Pero los investigadores han comenzado a encontrar indicios de que el proyecto podría no tratarse exclusivamente de aviones no tripulados y su principal sospecha recae sobre Justiciero, Vengador y Venezolano.
Las fuentes dijeron que no estaban en libertad de hablar sobre todas las pruebas recabadas debido a que aún están siendo examinadas como parte de la investigación, pero comentaron sobre algunos de los diferentes aspectos del programa que están siendo evaluados.
Por un lado, los montos pagados son excesivamente altos para el proyecto, y por otro, resulta sospechoso el envío desde Irán a Venezuela de un elevado número de contenedores excesivamente pesados que no corresponden con las características del programa.
Otro elemento que genera sospecha son los esfuerzos por camuflar la carga que está siendo enviada desde Irán.
Se trata de otros equipos. Algunos de los que ingresaron al país bajo pedido de Venirauto [automotriz iraní-venezolana] a través de una empresa chilena, dijo una de las fuentes consultadas que habló bajo condición de anonimato.
De los aviones no tripulados, en realidad llegaron sólo seis. Es un misterio qué venía en los cerca de 70 contenedores, es un misterio porque llevaban una carga muy pesada [11,000 kilogramos cada uno], y es sospechoso que hayan encubierto el envío a través de la fabricante de autos, agregó la fuente.
El diario ABC publicó la semana pasada que la Fiscalía de Nueva York investiga la estrecha relación militar existente entre Venezuela e Irán, que incluye la venta de aviones no tripulados, así como la instalación en el país caribeño de fábricas de pólvora y diversos productos químicos y la cooperación en el acceso a componentes de armamento.
Según el diario, el Pentágono ha estado atento a los envíos camuflados entre ambos países, las sospechosas transferencias financieras y la construcción en Venezuela a cargo de militares iraníes de instalaciones secretas.
Entre las operaciones investigadas por la Fiscalía está la compra a Irán de hasta 12 aviones no tripulados (drones) y la construcción de una supuesta fábrica de tales aparatos en la base aérea de Maracay.
En noviembre del 2011, la Fuerza Aérea Venezolana mostró uno de los ejemplares adquiridos, un pequeño modelo bautizado como ANT-1X, e indicó que también se contaba con otro modelo no especificado, que se trata del Arpía, nombre local para el Mohajer, que Teherán también ha vendido a Hizbolá. Su uso es de vigilancia, aunque también puede guiar armamento hacia objetivos mediante láser, reportó el diario.
Chávez, sin embargo, dijo que esos equipos no serán empleados para para agredir a nadie, aunque si buscan defender la independencia nacional y convertir a Venezuela en un país potencia.
Ayer salió en prensa internacional (...) que si en Nueva York hay una investigación porque en Venezuela hay una fábrica de pólvora.

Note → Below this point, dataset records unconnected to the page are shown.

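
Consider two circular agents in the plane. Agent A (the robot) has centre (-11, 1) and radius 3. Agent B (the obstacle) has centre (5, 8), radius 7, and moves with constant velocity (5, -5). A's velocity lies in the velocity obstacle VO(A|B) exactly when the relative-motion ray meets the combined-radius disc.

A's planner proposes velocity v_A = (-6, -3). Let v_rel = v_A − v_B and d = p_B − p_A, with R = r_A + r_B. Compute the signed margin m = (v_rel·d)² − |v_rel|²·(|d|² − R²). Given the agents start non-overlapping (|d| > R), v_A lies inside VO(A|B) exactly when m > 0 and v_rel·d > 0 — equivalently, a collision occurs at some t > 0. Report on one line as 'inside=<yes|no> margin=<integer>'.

d = (16, 7),  |d|² = 305;  R = 3+7 = 10,  c = 305−10² = 205
v_rel = (-11, 2),  |v_rel|² = 125;  v_rel·d = (-11)·(16) + (2)·(7) = -162
125·t² + 324·t + 205 = 0  ⇒  m = (-162)² − 125·205 = 619
m = 619 > 0,  v_rel·d = -162 < 0  ⇒  outside

inside=no margin=619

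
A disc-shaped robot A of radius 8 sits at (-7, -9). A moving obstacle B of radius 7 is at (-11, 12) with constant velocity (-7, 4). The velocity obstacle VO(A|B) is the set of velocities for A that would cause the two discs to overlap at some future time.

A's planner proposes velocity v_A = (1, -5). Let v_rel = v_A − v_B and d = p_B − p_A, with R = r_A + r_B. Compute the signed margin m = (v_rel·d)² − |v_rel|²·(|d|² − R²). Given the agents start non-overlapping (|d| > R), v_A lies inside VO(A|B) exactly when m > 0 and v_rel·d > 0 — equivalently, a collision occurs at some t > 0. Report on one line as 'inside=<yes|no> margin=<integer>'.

d = (-4, 21),  |d|² = 457;  R = 8+7 = 15,  c = 457−15² = 232
v_rel = (8, -9),  |v_rel|² = 145;  v_rel·d = (8)·(-4) + (-9)·(21) = -221
145·t² + 442·t + 232 = 0  ⇒  m = (-221)² − 145·232 = 15201
m = 15201 > 0,  v_rel·d = -221 < 0  ⇒  outside

inside=no margin=15201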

Claro que estamos montando una fábrica de pólvora, ¿y qué tiene que ver con eso? Y una fábrica de aviones no tripulados, claro que los estamos haciendo y tenemos derecho, dijo Chávez en un acto con el mando militar transmitido en cadena de radio y televisión.
No lo tendríamos en verdad si fuéramos una colonia, pero somos un país libre e independiente. Aquí mandamos los venezolanos, no manda el imperio, ni los lacayos, los peleles, los pitiyanquis de aquí, agregó el mandatario.